You would probably think about copyright rules if you wanted to republish a chapter of a book, a play or a song you liked. But they're easy to overlook when you're dealing with electronic media. These bits of information fly around so rapidly and can be reproduced so easily that it's hard to remember that someone out there probably owns the right to determine when and how copies are made and used.

All works of expression have at least one thing in common: they are protected by copyright as soon as they are created and fixed in a tangible medium. For the most part, once an expression is entered into a computer in a form that can be read on screen or routed to a printer, it is considered fixed in a tangible medium, even if it is never printed out or saved to a disk. A copyright notice -- that little (C) followed by the year and the author's name -- is not required, but is recommended to remind people that the author claims a copyright.

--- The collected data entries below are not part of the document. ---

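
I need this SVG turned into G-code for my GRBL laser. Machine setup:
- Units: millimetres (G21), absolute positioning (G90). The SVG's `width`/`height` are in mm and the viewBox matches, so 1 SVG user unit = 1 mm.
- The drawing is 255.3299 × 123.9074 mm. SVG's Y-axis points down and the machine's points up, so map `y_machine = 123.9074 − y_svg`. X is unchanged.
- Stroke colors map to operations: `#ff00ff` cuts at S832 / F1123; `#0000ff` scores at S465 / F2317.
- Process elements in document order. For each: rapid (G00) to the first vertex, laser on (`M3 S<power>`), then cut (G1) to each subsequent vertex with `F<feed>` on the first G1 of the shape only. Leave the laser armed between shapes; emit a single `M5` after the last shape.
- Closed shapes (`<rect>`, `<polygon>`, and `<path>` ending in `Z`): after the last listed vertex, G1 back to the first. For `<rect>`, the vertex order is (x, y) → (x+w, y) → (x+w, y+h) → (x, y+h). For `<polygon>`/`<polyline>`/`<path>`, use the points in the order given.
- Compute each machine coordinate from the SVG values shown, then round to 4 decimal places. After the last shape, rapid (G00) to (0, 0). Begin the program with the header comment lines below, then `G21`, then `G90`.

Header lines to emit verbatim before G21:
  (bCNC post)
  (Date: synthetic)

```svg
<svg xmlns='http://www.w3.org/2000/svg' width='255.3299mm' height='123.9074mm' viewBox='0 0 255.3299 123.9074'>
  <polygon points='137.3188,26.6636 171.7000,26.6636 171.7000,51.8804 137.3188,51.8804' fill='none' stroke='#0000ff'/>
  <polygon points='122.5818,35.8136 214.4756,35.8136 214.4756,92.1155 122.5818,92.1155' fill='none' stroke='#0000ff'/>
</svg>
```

Since the viewBox matches the mm dimensions, user units are millimetres directly. The only transform is the Y-flip y_m = 123.9074 − y_svg.

Shape 1 is a rectangle drawn with `<polygon>`. Its stroke #0000ff means score at S465, F2317. After flipping Y the toolpath is (137.3188,97.2438) → (171.7000,97.2438) → (171.7000,72.0270) → (137.3188,72.0270) → (137.3188,97.2438), returning to the start.

Shape 2 is a rectangle drawn with `<polygon>`. Its stroke #0000ff means score at S465, F2317. After flipping Y the toolpath is (122.5818,88.0938) → (214.4756,88.0938) → (214.4756,31.7919) → (122.5818,31.7919) → (122.5818,88.0938), returning to the start.

(bCNC post)
(Date: synthetic)
G21
G90
G00 X137.3188 Y97.2438
M3 S465
G1 X171.7000 Y97.2438 F2317
G1 X171.7000 Y72.0270
G1 X137.3188 Y72.0270
G1 X137.3188 Y97.2438
G00 X122.5818 Y88.0938
M3 S465
G1 X214.4756 Y88.0938 F2317
G1 X214.4756 Y31.7919
G1 X122.5818 Y31.7919
G1 X122.5818 Y88.0938
M5
G00 X0.0000 Y0.0000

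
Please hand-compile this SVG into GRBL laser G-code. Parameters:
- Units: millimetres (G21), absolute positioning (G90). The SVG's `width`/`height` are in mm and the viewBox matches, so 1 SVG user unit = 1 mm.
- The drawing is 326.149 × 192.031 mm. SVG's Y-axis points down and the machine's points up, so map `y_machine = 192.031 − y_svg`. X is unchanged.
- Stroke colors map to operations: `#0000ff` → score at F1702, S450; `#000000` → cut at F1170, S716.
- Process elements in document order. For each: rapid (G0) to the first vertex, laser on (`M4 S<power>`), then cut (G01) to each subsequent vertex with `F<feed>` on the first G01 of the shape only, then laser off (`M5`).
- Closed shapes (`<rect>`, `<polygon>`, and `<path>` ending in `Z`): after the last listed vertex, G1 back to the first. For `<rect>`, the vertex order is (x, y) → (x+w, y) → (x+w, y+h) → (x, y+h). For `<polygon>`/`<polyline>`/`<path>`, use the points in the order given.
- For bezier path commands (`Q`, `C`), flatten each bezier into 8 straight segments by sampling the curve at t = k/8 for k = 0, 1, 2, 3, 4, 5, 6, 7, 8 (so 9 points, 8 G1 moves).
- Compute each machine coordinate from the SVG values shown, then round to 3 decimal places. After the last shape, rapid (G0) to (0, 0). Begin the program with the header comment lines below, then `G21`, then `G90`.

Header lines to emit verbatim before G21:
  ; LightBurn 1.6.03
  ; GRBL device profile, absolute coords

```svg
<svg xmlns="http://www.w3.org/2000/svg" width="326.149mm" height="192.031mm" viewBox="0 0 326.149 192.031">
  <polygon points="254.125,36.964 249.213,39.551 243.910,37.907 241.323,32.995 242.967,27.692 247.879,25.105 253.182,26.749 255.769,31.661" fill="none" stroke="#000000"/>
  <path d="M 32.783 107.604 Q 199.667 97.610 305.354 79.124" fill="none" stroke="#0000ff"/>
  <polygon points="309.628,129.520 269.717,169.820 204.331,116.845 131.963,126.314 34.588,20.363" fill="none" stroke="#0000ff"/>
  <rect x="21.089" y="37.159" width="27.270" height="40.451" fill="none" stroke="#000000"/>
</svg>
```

; LightBurn 1.6.03
; GRBL device profile, absolute coords
G21
G90
G0 X254.125 Y155.067
M4 S716
G01 X249.213 Y152.480 F1170
G01 X243.910 Y154.124
G01 X241.323 Y159.036
G01 X242.967 Y164.339
G01 X247.879 Y166.926
G01 X253.182 Y165.282
G01 X255.769 Y160.370
G01 X254.125 Y155.067
M5
G0 X32.783 Y84.427
M4 S450
G01 X73.548 Y87.058 F1702
G01 X112.400 Y89.955
G01 X149.340 Y93.117
G01 X184.368 Y96.544
G01 X217.483 Y100.237
G01 X248.686 Y104.195
G01 X277.976 Y108.418
G01 X305.354 Y112.907
M5
G0 X309.628 Y62.511
M4 S450
G01 X269.717 Y22.211 F1702
G01 X204.331 Y75.186
G01 X131.963 Y65.717
G01 X34.588 Y171.668
G01 X309.628 Y62.511
M5
G0 X21.089 Y154.872
M4 S716
G01 X48.359 Y154.872 F1170
G01 X48.359 Y114.421
G01 X21.089 Y114.421
G01 X21.089 Y154.872
M5
G0 X0.000 Y0.000

Since the viewBox matches the mm dimensions, user units are millimetres directly. The only transform is the Y-flip y_m = 192.031 − y_svg.

Shape 1 is a regular polygon drawn with `<polygon>`. Its stroke #000000 means cut at S716, F1170. After flipping Y the toolpath is (254.125,155.067) → (249.213,152.480) → (243.910,154.124) → (241.323,159.036) → (242.967,164.339) → (247.879,166.926) → (253.182,165.282) → (255.769,160.370) → (254.125,155.067), returning to the start.

Shape 2 is a quadratic bezier drawn with `<path>`. Its stroke #0000ff means score at S450, F1702. After flipping Y the toolpath is (32.783,84.427) → (73.548,87.058) → (112.400,89.955) → (149.340,93.117) → (184.368,96.544) → (217.483,100.237) → (248.686,104.195) → (277.976,108.418) → (305.354,112.907).

Shape 3 is a closed polygon drawn with `<polygon>`. Its stroke #0000ff means score at S450, F1702. After flipping Y the toolpath is (309.628,62.511) → (269.717,22.211) → (204.331,75.186) → (131.963,65.717) → (34.588,171.668) → (309.628,62.511), returning to the start.

Shape 4 is a rectangle drawn with `<rect>`. Its stroke #000000 means cut at S716, F1170. After flipping Y the toolpath is (21.089,154.872) → (48.359,154.872) → (48.359,114.421) → (21.089,114.421) → (21.089,154.872), returning to the start.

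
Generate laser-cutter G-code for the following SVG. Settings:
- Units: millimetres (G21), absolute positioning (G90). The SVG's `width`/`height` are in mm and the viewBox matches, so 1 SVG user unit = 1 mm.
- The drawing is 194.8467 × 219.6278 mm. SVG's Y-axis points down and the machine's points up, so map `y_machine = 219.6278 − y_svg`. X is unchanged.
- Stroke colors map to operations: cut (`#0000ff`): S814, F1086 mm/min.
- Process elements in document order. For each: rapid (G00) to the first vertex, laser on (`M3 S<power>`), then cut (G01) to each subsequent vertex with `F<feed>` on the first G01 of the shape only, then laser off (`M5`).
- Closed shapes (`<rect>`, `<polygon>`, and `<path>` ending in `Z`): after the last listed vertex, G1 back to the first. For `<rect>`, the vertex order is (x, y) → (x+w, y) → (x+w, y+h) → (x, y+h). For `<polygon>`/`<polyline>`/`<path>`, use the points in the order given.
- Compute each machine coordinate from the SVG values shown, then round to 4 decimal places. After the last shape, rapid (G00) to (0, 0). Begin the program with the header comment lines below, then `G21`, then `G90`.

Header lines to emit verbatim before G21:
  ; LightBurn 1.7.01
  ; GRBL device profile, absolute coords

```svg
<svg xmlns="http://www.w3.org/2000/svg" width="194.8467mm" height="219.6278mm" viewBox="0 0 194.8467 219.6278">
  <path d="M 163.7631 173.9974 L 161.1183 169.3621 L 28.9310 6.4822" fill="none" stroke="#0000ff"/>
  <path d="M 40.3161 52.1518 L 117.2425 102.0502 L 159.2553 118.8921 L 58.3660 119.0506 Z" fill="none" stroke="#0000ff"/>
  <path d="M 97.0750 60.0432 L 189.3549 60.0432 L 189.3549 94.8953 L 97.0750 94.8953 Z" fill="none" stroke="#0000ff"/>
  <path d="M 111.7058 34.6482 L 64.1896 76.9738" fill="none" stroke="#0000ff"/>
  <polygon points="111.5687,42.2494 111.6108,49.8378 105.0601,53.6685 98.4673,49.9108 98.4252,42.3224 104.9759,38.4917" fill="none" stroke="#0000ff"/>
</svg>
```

; LightBurn 1.7.01
; GRBL device profile, absolute coords
G21
G90
G00 X163.7631 Y45.6304
M3 S814
G01 X161.1183 Y50.2657 F1086
G01 X28.9310 Y213.1456
M5
G00 X40.3161 Y167.4760
M3 S814
G01 X117.2425 Y117.5776 F1086
G01 X159.2553 Y100.7357
G01 X58.3660 Y100.5772
G01 X40.3161 Y167.4760
M5
G00 X97.0750 Y159.5846
M3 S814
G01 X189.3549 Y159.5846 F1086
G01 X189.3549 Y124.7325
G01 X97.0750 Y124.7325
G01 X97.0750 Y159.5846
M5
G00 X111.7058 Y184.9796
M3 S814
G01 X64.1896 Y142.6540 F1086
M5
G00 X111.5687 Y177.3784
M3 S814
G01 X111.6108 Y169.7900 F1086
G01 X105.0601 Y165.9593
G01 X98.4673 Y169.7170
G01 X98.4252 Y177.3054
G01 X104.9759 Y181.1361
G01 X111.5687 Y177.3784
M5
G00 X0.0000 Y0.0000

1 u = 1 mm; y_m = 219.6278 − y.

[1] `<path>` open polyline, #0000ff→cut S814 F1086: (163.7631,45.6304) → (161.1183,50.2657) → (28.9310,213.1456)

[2] `<path>` closed polygon, #0000ff→cut S814 F1086: (40.3161,167.4760) → (117.2425,117.5776) → (159.2553,100.7357) → (58.3660,100.5772) → (40.3161,167.4760) (closed)

[3] `<path>` rectangle, #0000ff→cut S814 F1086: (97.0750,159.5846) → (189.3549,159.5846) → (189.3549,124.7325) → (97.0750,124.7325) → (97.0750,159.5846) (closed)

[4] `<path>` line segment, #0000ff→cut S814 F1086: (111.7058,184.9796) → (64.1896,142.6540)

[5] `<polygon>` regular polygon, #0000ff→cut S814 F1086: (111.5687,177.3784) → (111.6108,169.7900) → (105.0601,165.9593) → (98.4673,169.7170) → (98.4252,177.3054) → (104.9759,181.1361) → (111.5687,177.3784) (closed)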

The author of the expression owns the copyright, unless there has been a formal written transfer of that ownership or the expression is created as a work for hire or paid for by an employer. So a person who enters an expression into a computer for other people to see usually owns the copyright on that expression.

What does owning a copyright on an expression mean? Simply, that no one else can copy, distribute, display or adapt that expression without the copyright owner's consent. This consent may be given for free, for a fee or on the condition that an appropriate attribution be given. It is always a good idea, if you send material into cyberspace, to explicitly state the conditions for its use and reproduction.

As a starting point, therefore, you can assume that you control the right to use any expressions that you author and put online. The important corollary is that any expressions you find online are probably controlled by someone else. and shouldn't be used without permission.

HOW COPYRIGHT WORKS

Copyright protects expression, not ideas or facts. For instance, information in a telephone book or a weather summary can be freely used. On the other hand, the expression used in an essay on telephones or a creative explanation of weather systems is protected by copyright even though the underlying data and ideas aren't.

Copyright law doesn't mean that you can never quote something interesting that you find online. The "fair use" rule allows you to use a small portion of an expression to comment on it or for an educational purpose. But if you want to use the expression for commercial gain, the fair use exception probably won't apply unless the portion you use is extremely small in relation to the entire expression.

It's extremely difficult to apply the fair use rule to new forms of expression such as the discussions that take place in "cyberspace" -- for example, on Internet "newsgroups" or the conferences on online services such as America Online and CompuServe. A hundred people may each contribute a few lines to a discussion. If you want to use a big chunk of the conversation, must you get every contributor's permission? Theoretically, yes, because each contributor owns copyright in his or her words. However, since none of the contributions has any significant commercial value by itself, it's hard to see where the copyright owners would be harmed if the entire conversation were used without their individual permissions. Nevertheless, people whose words are used without their permission may be angry about it. It is always better to ask.

One last thing. Copyright is not the only law to be concerned about when launching words onto the information highway. You should also avoid invading a person's privacy or falsely accusing someone of committing an immoral or illegal act.